Hadiselere göre Dünya'daki yaşam Güneş'ten gelen Entropiyle beslenir. Bitkiler büyümeleri için gerekli enerjiyi güneş ışığından aldıkları zaman evrene bir miktar düzen katılır ve bu nedenle entropi azalır. Fakat Dünya'daki bu entropi(belirsizlik) azalması, bütün bir evrendeki entropi artışı yanında küçücük kalır Güneş'in yıpranma oranı, dünyamıza kattığı düzene göre çok büyüktür.Özetlemek gerekirse kainatta her şey, kendini minimum enerji ve maksimum düzensizliğe çekmek ister.örnek vermek gerekirse yukarıdan bırakılan bir taş, aşağı düşmek ister. Çünkü aşağı dediğimiz nokta, yukarı dediğimiz noktadan daha düşük bir enerji seviyesine sahiptir.Demir bir kaba sıkıştırılan bir gaz kendini dışarı atmak ister.

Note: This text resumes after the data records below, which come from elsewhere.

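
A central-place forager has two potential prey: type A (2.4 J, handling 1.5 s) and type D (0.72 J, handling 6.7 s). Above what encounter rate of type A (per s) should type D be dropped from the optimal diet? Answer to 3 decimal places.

The zero-one rule: include type D iff E₂/h₂ > λE₁/(1+λh₁). Equality gives the switch point.
λE₁h₂ = E₂ + λE₂h₁ ⇒ λ = E₂/(E₁h₂ − E₂h₁) = 0.72/(16.08 − 1.08) = 0.048 per s.

0.048 per s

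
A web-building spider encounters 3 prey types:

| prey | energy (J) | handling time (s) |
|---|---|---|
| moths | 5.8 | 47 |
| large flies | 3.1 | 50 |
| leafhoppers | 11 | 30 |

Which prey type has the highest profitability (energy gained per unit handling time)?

leafhoppers

Profitability E/h (J/s): moths = 5.8/47 = 0.123, large flies = 3.1/50 = 0.062, leafhoppers = 11/30 = 0.367.
Ranked: leafhoppers > moths > large flies.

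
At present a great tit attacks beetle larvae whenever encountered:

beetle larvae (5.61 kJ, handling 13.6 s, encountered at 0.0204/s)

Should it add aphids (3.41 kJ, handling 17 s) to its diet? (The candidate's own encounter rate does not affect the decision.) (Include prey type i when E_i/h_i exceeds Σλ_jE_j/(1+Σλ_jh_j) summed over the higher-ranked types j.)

Current rate: (0.0204×5.61)/(1 + 0.0204×13.6) = 0.08959 kJ/s.
Profitability of aphids: 3.41/17 = 0.2006 kJ/s.
0.2006 > 0.08959, so adding aphids raises the average — include it.

Yes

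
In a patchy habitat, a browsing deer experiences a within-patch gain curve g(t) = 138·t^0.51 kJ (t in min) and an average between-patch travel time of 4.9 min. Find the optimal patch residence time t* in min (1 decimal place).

Maximise g(t)/(T+t): set derivative to zero → g'(t)(T+t) = g(t).
g'(t) = 0.51·138·t^-0.49. Setting 0.51·138·t^-0.49 = 138·t^0.51/(4.9+t) gives 0.51(4.9+t) = t, so 0.49·t = 0.51×4.9.
t* = 0.51×4.9/0.49 = 5.1 min.

5.1 min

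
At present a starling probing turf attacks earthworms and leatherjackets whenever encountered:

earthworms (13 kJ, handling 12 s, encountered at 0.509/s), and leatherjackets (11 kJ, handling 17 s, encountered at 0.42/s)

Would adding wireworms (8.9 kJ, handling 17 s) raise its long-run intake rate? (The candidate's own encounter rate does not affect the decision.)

No

Intake rate on the current diet: R = (0.509×13 + 0.42×11) / (1 + 0.509×12 + 0.42×17) = 11.24/14.25 = 0.7887 kJ/s.
wireworms: E/h = 8.9/17 = 0.5235 kJ/s.
Since 0.5235 < R, time spent handling wireworms is better spent searching.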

Çünkü dış ortamdaki gazlar daha düzensizdir.Kısaca maddenin düzensizliğe doğru eğilimi vardır.bu düzensiz yapının varacağı son nokta ise ölümdür.yani yaratılan her madde ölüm ile programlanmıştır.buraya kadar anlatılan konu aslında hayatlarımızın bir özeti .Düzensizlikten oluşup düzen almış canlılarız ve yaşadığımız süre içinde muhakkak bir şeyleri düzeltip düzene koymaya çalışırız.Eğer düzene koyacağımız şeylerde bir ölçü yok ise o şeyin düzenli olması elbetteki beklenemez ve ne kadar düzene koyarsak koyalım bir gün mutlaka düzenini bozacak.Düzenin bozulma olayına ölüm demek daha doğru olur çünkü bir şeyin düzeninin tamamen bozulması o şeyin ölmesi demek olur.Eğer düzenin bozulması ölümse düzene koymayada hayat diye biliriz.makinenin parçalarını bir araya getirmek makineye hayat vermek gibidir ve makinenin parçalarını ayırmakta onu öldürmek gibidir.maddi kavramlardaki bu durum manevi kavramlar içinde geçerlidir.bunuda bir sonraki yazımda daha detaylı anlatacağım inşallah.